The sudden closure of the NSW/Victorian border has come amid a flurry of Victorian tourists looking to head north while Wagga continues to rely on local tourism.
Big4 Holiday Park Wagga co-owner Martin Cotterell said about six people called to cancel bookings on Monday, but they only had about 12 bookings from Victoria set for the next few weeks.
Mr Cotterell said they had already been screening bookings to turn away a handful of would-be travellers from Melbourne's hot spots.
He said the uncertainty around the Victorian outbreak made it possibly more difficult than the original shutdown.
"It was virtually black and white but now there's so many grey areas, I don't know what the end result's going to be," he said.
Mr Cotterell said the park was currently running at about 60 per cent capacity, with some cabins out of action as they took the opportunity to refurbish them while numbers were down.
"Normally at this time of year we are usually quite busy, we're almost running 80 to 90 per cent capacity," he said.
With much of the current bookings coming from NSW, he said they would still have plenty of business despite the border closure.
"It's going to affect us, but probably only by 20 per cent," he said.

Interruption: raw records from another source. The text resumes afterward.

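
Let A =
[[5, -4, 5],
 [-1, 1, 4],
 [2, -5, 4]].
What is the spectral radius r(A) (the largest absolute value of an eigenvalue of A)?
r(A) ≈ 6.7178

The eigenvalues of A are the roots of its characteristic polynomial. With M = A (coefficients from the trace, the sum of principal 2x2 minors, and det A):
  p(λ) = det(λ I - M) = λ^3 - 10λ^2 + 35λ - 87.
No integer candidate from the rational root theorem (±divisors of 87) is a root, so the roots are irrational. The cubic discriminant is Δ = -53263 < 0, so there is one real root and a complex-conjugate pair. p(6) = -21 and p(7) = 11 have opposite signs, so a root lies in (6, 7); Newton's method refines it to λ ≈ 6.7178. Dividing out (λ - (6.7178)) leaves approximately λ^2 - 3.2822λ + 12.9507. For λ^2 - 3.2822λ + 12.9507 the discriminant is -41.0299. It is negative, so the remaining roots are the complex-conjugate pair λ ≈ 1.6411 ± 3.2027i. Their product equals the constant term, so |λ|^2 ≈ 12.9507 and |λ| ≈ 3.5987.
Thus the eigenvalues (to 4 decimals) are 6.7178 (modulus 6.7178); 1.6411 ± 3.2027i (modulus 3.5987). The spectral radius is the largest modulus: r(A) ≈ 6.7178. (Cross-check: r(A) ≤ ||A||_2 ≈ 10.4314; equality holds whenever A is normal, though it can also hold for some non-normal A.)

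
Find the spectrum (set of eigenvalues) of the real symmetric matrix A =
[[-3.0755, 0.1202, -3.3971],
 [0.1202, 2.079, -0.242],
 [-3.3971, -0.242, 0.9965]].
sigma(A) ≈ {-5, 2, 3}

A is real symmetric, so its spectrum consists of real eigenvalues. Expanding the characteristic polynomial of the displayed matrix gives
  det(λ I - A) = p(λ) = λ^3 + (0)λ^2 + (-19)λ + (30).
Solving p(λ) = 0 yields eigenvalues ≈ -5, 2, 3. (A is shown rounded to 4 decimals, so these recover the underlying integer eigenvalues to within that precision.)
Verification: the trace of A = 0 equals the sum of eigenvalues 0, and det(A) ≈ -30.0005 matches the eigenvalue product -30.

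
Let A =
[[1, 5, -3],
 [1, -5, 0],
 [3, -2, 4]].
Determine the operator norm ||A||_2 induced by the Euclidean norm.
||A||_2 ≈ 8.265 (= sqrt(largest eigenvalue of A^T A))

||A||_2 = sigma_max(A) = sqrt(lambda_max(A^T A)). Form the symmetric matrix M = A^T A =
[[11, -6, 9],
 [-6, 54, -23],
 [9, -23, 25]].
Its characteristic polynomial (trace, sum of principal 2x2 minors, determinant of M give the coefficients) is
  p(λ) = det(λ I - M) = λ^3 - 90λ^2 + 1573λ - 6241.
No integer candidate from the rational root theorem (±divisors of 6241) is a root, so the roots are irrational. The cubic discriminant is Δ = 1126869305 > 0, so there are three distinct real roots. p(5) = -501 and p(6) = 173 have opposite signs, so a root lies in (5, 6); Newton's method refines it to λ ≈ 5.7215. p(15) = 479 and p(16) = -17 have opposite signs, so a root lies in (15, 16); Newton's method refines it to λ ≈ 15.9684. p(68) = -1005 and p(69) = 2315 have opposite signs, so a root lies in (68, 69); Newton's method refines it to λ ≈ 68.3101. Check (Vieta): the three roots sum to 90, matching tr M = 90.
So the eigenvalues of A^T A are ≈ 5.7215, 15.9684, 68.3101 (all ≥ 0, as they must be for A^T A). The largest is λ_max ≈ 68.3101, hence ||A||_2 = sqrt(λ_max) ≈ 8.265.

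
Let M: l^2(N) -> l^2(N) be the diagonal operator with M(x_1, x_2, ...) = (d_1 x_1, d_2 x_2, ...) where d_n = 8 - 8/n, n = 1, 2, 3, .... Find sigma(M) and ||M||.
sigma(M) = {8 - 8/n : n ≥ 1} ∪ {8}; ||M|| = 8

A bounded diagonal operator on l^2 with diagonal entries d_n has spectrum equal to the closure of {d_n : n ≥ 1}: every d_n is an eigenvalue (with eigenvector e_n), so {d_n} ⊂ sigma(M); the spectrum is closed, so its closure is too; and for lambda not in the closure, (M - lambda I) has bounded inverse (the diagonal entries 1/(d_n - lambda) are bounded). For our sequence d_n = 8 - 8/n, n = 1, 2, 3, ...:
  - {d_n} = {8 - 8/n : n ≥ 1}; the only limit point is 8
  - closure = {8 - 8/n : n ≥ 1} ∪ {8}
For the norm: a diagonal operator has ||M|| = sup_n |d_n|. Here d_n = 8 - 8/n increases monotonically from d_1 = 0 toward 8, with all terms in [0, 8); so sup_n |d_n| = 8 (the supremum is the limit, not attained). So ||M|| = 8.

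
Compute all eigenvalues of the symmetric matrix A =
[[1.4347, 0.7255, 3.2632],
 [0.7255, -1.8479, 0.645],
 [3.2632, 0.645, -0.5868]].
sigma(A) ≈ {-3, -2, 4}

A is real symmetric, so its spectrum consists of real eigenvalues. Expanding the characteristic polynomial of the displayed matrix gives
  det(λ I - A) = p(λ) = λ^3 + (1)λ^2 + (-14)λ + (-24).
Solving p(λ) = 0 yields eigenvalues ≈ -3, -2, 4. (A is shown rounded to 4 decimals, so these recover the underlying integer eigenvalues to within that precision.)
Verification: the trace of A = -1 equals the sum of eigenvalues -1, and det(A) ≈ 23.9990 matches the eigenvalue product 24.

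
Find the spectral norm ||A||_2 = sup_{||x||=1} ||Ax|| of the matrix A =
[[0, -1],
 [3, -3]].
||A||_2 = sqrt((19 + sqrt(325))/2) ≈ 4.3028 (= sqrt(largest eigenvalue of A^T A))

||A||_2 = sigma_max(A) = sqrt(lambda_max(A^T A)). Form the symmetric matrix M = A^T A =
[[9, -9],
 [-9, 10]].
Its characteristic polynomial (trace, determinant of M give the coefficients) is
  p(λ) = det(λ I - M) = λ^2 - 19λ + 9.
For λ^2 - 19λ + 9 the discriminant is 325. It is nonnegative but not a perfect square, so the roots are real and irrational: λ = (19 ± sqrt(325))/2 ≈ 18.5139, 0.4861.
So the eigenvalues of A^T A are ≈ 0.4861, 18.5139 (all ≥ 0, as they must be for A^T A). The largest is λ_max = (19 + sqrt(325))/2 ≈ 18.5139, hence ||A||_2 = sqrt(λ_max) = sqrt((19 + sqrt(325))/2) ≈ 4.3028.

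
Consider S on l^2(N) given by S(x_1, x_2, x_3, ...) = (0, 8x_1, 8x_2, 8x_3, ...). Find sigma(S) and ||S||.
sigma(S) = closed disk {z in C : |z| ≤ 8}; ||S|| = 8

Note S = 8·U where U is the unit right shift (U x)_k = x_{k-1} (with x_0 := 0); so ||S|| = 8||U|| and sigma(S) = 8·sigma(U). ||S x||^2 = sum_{k≥1} |8x_k|^2 = 64||x||^2, so ||S|| = 8 and sigma(S) ⊂ {|z| ≤ 8}. For any |lambda| < 8, the equation (S - lambda I) x = 0 forces x_1 = 0, then 8x_k = lambda x_{k+1} ⇒ x = 0, so S has no eigenvalues. But (S - lambda I) is not surjective for |lambda| < 8: solving (S - lambda I) x = e_1 would require x_n proportional to (lambda/8)^(-n), which is not in l^2. So every |lambda| < 8 lies in the residual spectrum. The boundary |lambda| = 8 is in the approximate point spectrum (the spectrum is closed). Hence sigma(S) is the closed disk of radius 8.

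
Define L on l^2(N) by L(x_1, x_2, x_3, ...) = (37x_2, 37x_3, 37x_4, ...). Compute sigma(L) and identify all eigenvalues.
sigma(L) = closed disk {z in C : |z| ≤ 37}; sigma_p(L) = open disk {z in C : |z| < 37}

Note L = 37·V where V is the unit left shift (V x)_k = x_{k+1}; so sigma(L) = 37·sigma(V) and ||L|| = 37||V||. ||L x||^2 = 1369sum_{k≥2} |x_k|^2 ≤ 1369||x||^2, with equality on {x : x_1 = 0}, so ||L|| = 37. For any lambda with |lambda| < 37, set r = lambda/37 (|r| < 1); the vector x = (1, r, r^2, ...) is in l^2 and satisfies L x = 37(r, r^2, ...) = lambda x, so lambda is an eigenvalue. On the boundary |lambda| = 37 the geometric series diverges, so no l^2 eigenvector exists, but these lambda lie in the approximate point spectrum. Hence sigma(L) is the closed disk of radius 37 and sigma_p(L) is the open disk.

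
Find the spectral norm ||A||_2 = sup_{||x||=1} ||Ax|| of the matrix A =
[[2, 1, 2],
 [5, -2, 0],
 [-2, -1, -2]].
||A||_2 = sqrt((47 + sqrt(633))/2) ≈ 6.0066 (= sqrt(largest eigenvalue of A^T A))

||A||_2 = sigma_max(A) = sqrt(lambda_max(A^T A)). Form the symmetric matrix M = A^T A =
[[33, -6, 8],
 [-6, 6, 4],
 [8, 4, 8]].
Its characteristic polynomial (trace, sum of principal 2x2 minors, determinant of M give the coefficients) is
  p(λ) = det(λ I - M) = λ^3 - 47λ^2 + 394λ.
The constant term is 0, so λ = 0 is a root. Dividing out λ leaves p(λ) = λ(λ^2 - 47λ + 394). For λ^2 - 47λ + 394 the discriminant is 633. It is nonnegative but not a perfect square, so the roots are real and irrational: λ = (47 ± sqrt(633))/2 ≈ 36.0797, 10.9203.
So the eigenvalues of A^T A are ≈ 0, 10.9203, 36.0797 (all ≥ 0, as they must be for A^T A). The largest is λ_max = (47 + sqrt(633))/2 ≈ 36.0797, hence ||A||_2 = sqrt(λ_max) = sqrt((47 + sqrt(633))/2) ≈ 6.0066.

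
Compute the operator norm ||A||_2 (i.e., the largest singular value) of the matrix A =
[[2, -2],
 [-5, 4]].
||A||_2 = sqrt((49 + sqrt(2385))/2) ≈ 6.9942 (= sqrt(largest eigenvalue of A^T A))

||A||_2 = sigma_max(A) = sqrt(lambda_max(A^T A)). Form the symmetric matrix M = A^T A =
[[29, -24],
 [-24, 20]].
Its characteristic polynomial (trace, determinant of M give the coefficients) is
  p(λ) = det(λ I - M) = λ^2 - 49λ + 4.
For λ^2 - 49λ + 4 the discriminant is 2385. It is nonnegative but not a perfect square, so the roots are real and irrational: λ = (49 ± sqrt(2385))/2 ≈ 48.9182, 0.0818.
So the eigenvalues of A^T A are ≈ 0.0818, 48.9182 (all ≥ 0, as they must be for A^T A). The largest is λ_max = (49 + sqrt(2385))/2 ≈ 48.9182, hence ||A||_2 = sqrt(λ_max) = sqrt((49 + sqrt(2385))/2) ≈ 6.9942.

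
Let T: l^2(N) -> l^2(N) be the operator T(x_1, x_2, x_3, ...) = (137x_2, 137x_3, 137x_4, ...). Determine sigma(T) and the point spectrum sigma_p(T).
sigma(T) = closed disk {z in C : |z| ≤ 137}; sigma_p(T) = open disk {z in C : |z| < 137}

Note T = 137·V where V is the unit left shift (V x)_k = x_{k+1}; so sigma(T) = 137·sigma(V) and ||T|| = 137||V||. ||T x||^2 = 18769sum_{k≥2} |x_k|^2 ≤ 18769||x||^2, with equality on {x : x_1 = 0}, so ||T|| = 137. For any lambda with |lambda| < 137, set r = lambda/137 (|r| < 1); the vector x = (1, r, r^2, ...) is in l^2 and satisfies T x = 137(r, r^2, ...) = lambda x, so lambda is an eigenvalue. On the boundary |lambda| = 137 the geometric series diverges, so no l^2 eigenvector exists, but these lambda lie in the approximate point spectrum. Hence sigma(T) is the closed disk of radius 137 and sigma_p(T) is the open disk.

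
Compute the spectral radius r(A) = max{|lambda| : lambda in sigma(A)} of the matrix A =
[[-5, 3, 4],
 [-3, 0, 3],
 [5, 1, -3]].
r(A) ≈ 7.4924

The eigenvalues of A are the roots of its characteristic polynomial. With M = A (coefficients from the trace, the sum of principal 2x2 minors, and det A):
  p(λ) = det(λ I - M) = λ^3 + 8λ^2 + λ - 21.
No integer candidate from the rational root theorem (±divisors of 21) is a root, so the roots are irrational. The cubic discriminant is Δ = 28137 > 0, so there are three distinct real roots. p(-8) = -29 and p(-7) = 21 have opposite signs, so a root lies in (-8, -7); Newton's method refines it to λ ≈ -7.4924. p(-2) = 1 and p(-1) = -15 have opposite signs, so a root lies in (-2, -1); Newton's method refines it to λ ≈ -1.9471. p(1) = -11 and p(2) = 21 have opposite signs, so a root lies in (1, 2); Newton's method refines it to λ ≈ 1.4395. Check (Vieta): the three roots sum to -8, matching tr M = -8.
Thus the eigenvalues (to 4 decimals) are -7.4924 (modulus 7.4924); -1.9471 (modulus 1.9471); 1.4395 (modulus 1.4395). The spectral radius is the largest modulus: r(A) ≈ 7.4924. (Cross-check: r(A) ≤ ||A||_2 ≈ 9.7145; equality holds whenever A is normal, though it can also hold for some non-normal A.)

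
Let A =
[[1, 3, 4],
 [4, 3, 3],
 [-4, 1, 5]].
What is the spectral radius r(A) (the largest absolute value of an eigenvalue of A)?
r(A) ≈ 5.5102

The eigenvalues of A are the roots of its characteristic polynomial. With M = A (coefficients from the trace, the sum of principal 2x2 minors, and det A):
  p(λ) = det(λ I - M) = λ^3 - 9λ^2 + 24λ + 20.
No integer candidate from the rational root theorem (±divisors of 20) is a root, so the roots are irrational. The cubic discriminant is Δ = -38880 < 0, so there is one real root and a complex-conjugate pair. p(-1) = -14 and p(0) = 20 have opposite signs, so a root lies in (-1, 0); Newton's method refines it to λ ≈ -0.6587. Dividing out (λ - (-0.6587)) leaves approximately λ^2 - 9.6587λ + 30.3623. For λ^2 - 9.6587λ + 30.3623 the discriminant is -28.1585. It is negative, so the remaining roots are the complex-conjugate pair λ ≈ 4.8294 ± 2.6532i. Their product equals the constant term, so |λ|^2 ≈ 30.3623 and |λ| ≈ 5.5102.
Thus the eigenvalues (to 4 decimals) are -0.6587 (modulus 0.6587); 4.8294 ± 2.6532i (modulus 5.5102). The spectral radius is the largest modulus: r(A) ≈ 5.5102. (Cross-check: r(A) ≤ ||A||_2 ≈ 8.0559; equality holds whenever A is normal, though it can also hold for some non-normal A.)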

The border closure is likely to have a significant impact on traffic heading through Riverina towns on the way north.
Wendy Aves of the Ivanhoe Service Station and Caravan Park said there had been "heaps" of Victorian caravans passing through over the past week.
"Last Thursday, Friday, Saturday, they were just chaotic, one after the other," she said.
"I think a lot of them are trying to get to Queensland, we've been flat out with them," Ms Aves said.
Queensland's borders will open on July 10 to everyone but Victoria.
Ms Aves said while she expected the Victorian border closure would see business slow down, it was also a relief from concern over travellers bringing the virus to the town.
Ms Aves said Ivanhoe had an elderly population that needed to be protected and they were taking as many precautions as they could.
"it is scary but we're just spraying everything, sanitising everything," she said.
Hay Mayor Bill Sheaffe said while there were no guarantees, he was confident local stores had been doing their part to minimise the risk from Victorian travellers, many of which had likely travelled from less risky areas of the state.
"The fuel stations have been vigilant in having hand sanitiser out and cleaning handles and stuff, they're certainly doing the best they can to minimise any risk in the area," Cr Sheaffe said.
He said while the town would likely miss out on business with the borders shut, the move was necessary.
"I suppose it's a sacrifice we've got to make to try and control this and get over the problem as quickly as we can so we can resume our normal lives," he said.